Sounds like the same happened here:

"Due to this withdrawal, Cloudflare engineers experienced added difficulty in reaching the affected locations to revert the problematic change. We have backup procedures for handling such an event and used them to take control of the affected locations."

But Cloudflare had sufficient backup connectivity to fix it. I'm curious how Cloudflare does that today-- the solution long ago was always a modem on an auxiliary port.

Worst case if I was designing this I would probably have a satellite connection running over Iridium at each of their biggest DC's

Also lets face it - the utility of a trusted security guard/staff with an old fashioned physical key is pretty hard to screw up!

Not sure how common it is, but you can get serial OOBM devices accessible over cellular which would then give you access to your equipment.

I'm surprised more places don't implement a "click here to confirm changes or it'll be rolled back in 5 minutes" like all those monitor settings dialogues

They have their machines also connected to another AS, so when their network doesn't/can't route, they can still get to their machines to fix stuff.
> the solution long ago was always a modem on an auxiliary port

Now you can use mobile Internet (4G/5G)

Cell coverage inside datacenters isn't always suitable, occasionally even by-design.
You say that like it hasn't been going on since the mid 1990's, when it got deployed.

I'm not blaming BGP, since it prevents far more outages than it causes, but BGP-based outages have been a thing since its beginning. And any other protocol would have outages too - BGP just happens to be the protocol being used.

These are the public facing BGP announcements that cause problems, but doesn't account for the ones on private LANs that also happen. Previous employers of mine have had significant internal network issues because internal BGP between sites started causing problems. I'm not sure there's anything better (I am not a network guy), but this list can't be exhaustive.
The internet runs on BGP, I would think that most internet issues would be a result of BGP then.
There are lots of other causes of incidents, like cut cables, failed router hardware, data centers losing power etc.

It just seems that most of these are local enough and the Internet resilient enough that they don't cause global issues. Maybe the exception would be AWS us-east-1 outages :-)

Maybe a testament to BGP's effectiveness that so many large-scale outages are due to misconfiguring BGP rather than the frequent cable cuts and hardware failures that BGP routes around.
BGP is the reason you don't hear about cable cuts taking down the internet.
Thats like blaming the hammer for breaking.

BGP is just a tool, it would be something else to do the same purpose.
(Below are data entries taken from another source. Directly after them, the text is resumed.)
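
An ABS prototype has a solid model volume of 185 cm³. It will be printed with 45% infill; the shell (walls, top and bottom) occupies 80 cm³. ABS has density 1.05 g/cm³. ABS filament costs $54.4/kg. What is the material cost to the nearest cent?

$7.27

Volume inside the shell = 185 − 80, so 105 cm³.
Deposited infill: 0.45 × 105 → 47.25 cm³.
Deposited volume: 80 + 47.25 → 127.25 cm³.
Mass = 127.25 × 1.05 = 133.6125 g.
Cost = 133.6125 g / 1000 × $54.4/kg = $7.27.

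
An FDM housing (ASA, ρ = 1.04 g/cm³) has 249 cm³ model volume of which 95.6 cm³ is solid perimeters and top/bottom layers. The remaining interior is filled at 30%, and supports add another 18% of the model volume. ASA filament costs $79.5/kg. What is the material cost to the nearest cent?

$15.41

Volume inside the shell: 249 − 95.6 → 153.4 cm³.
Infill volume: 0.30 × 153.4 → 46.02 cm³.
Support = 0.18 × 249 = 44.82 cm³.
Deposited volume = 95.6 + 46.02 + 44.82, so 186.44 cm³.
Mass = 186.44 × 1.04, so 193.8976 g.
Cost = 193.8976 g / 1000 × $79.5/kg = $15.41.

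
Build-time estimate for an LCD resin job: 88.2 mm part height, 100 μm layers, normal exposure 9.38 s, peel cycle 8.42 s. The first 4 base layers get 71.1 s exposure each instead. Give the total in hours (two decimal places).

4.43 hours

Layer count = ceil(88.2 / 0.1) = 882.
Burn-in layers: 4 × (71.1 + 8.42) → 318.08 s.
Normal layers: 878 × (9.38 + 8.42) → 15628.4 s.
Total = 318.08 + 15628.4 = 15946.48 s = 4.43 hours.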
Some tools are more fragile and error prone than others.
Except that this wasn't an example of BGP being prone to error or fragile. This was, as the blog post specifically calls out, human error. They put two BGP announcement rules after the "deny everything not previously allowed" rule. It's the same as if someone did this to a set of ACLs on a firewall.

The main difference between BGP and all other tools is that if you mess up BGP, you've done a very visible thing because BGP underpins how we get to each other's networks. But it's not a sign of BGP being fragile, just very important.

That does seem like bad UX/"DevX" that that configuration of rules is "valid" syntactically and there weren't better equivalents of "linters"/"compilers" flagging that before it ever got sent out as an announcement. UX issues are a "proneness" to error/fragility. It sounds like there is room to build a "higher level language" (like a "Typescript : Javascript :: ? : BGP") for BGP announcements that is less prone to "accidentally bad programs". Not that I have immediate suggestions, just that my gut reaction from skimming these sorts of outage reports is that if it was a "language" I was writing in I can hear that I'd want a lot more (type) safety nets.
Some tools are more prone to human error than others.

Another canonical example is C++. Some tools make it easy to blow your leg off. Some tools provide safety mechanisms to stop the saw from cutting off your finger.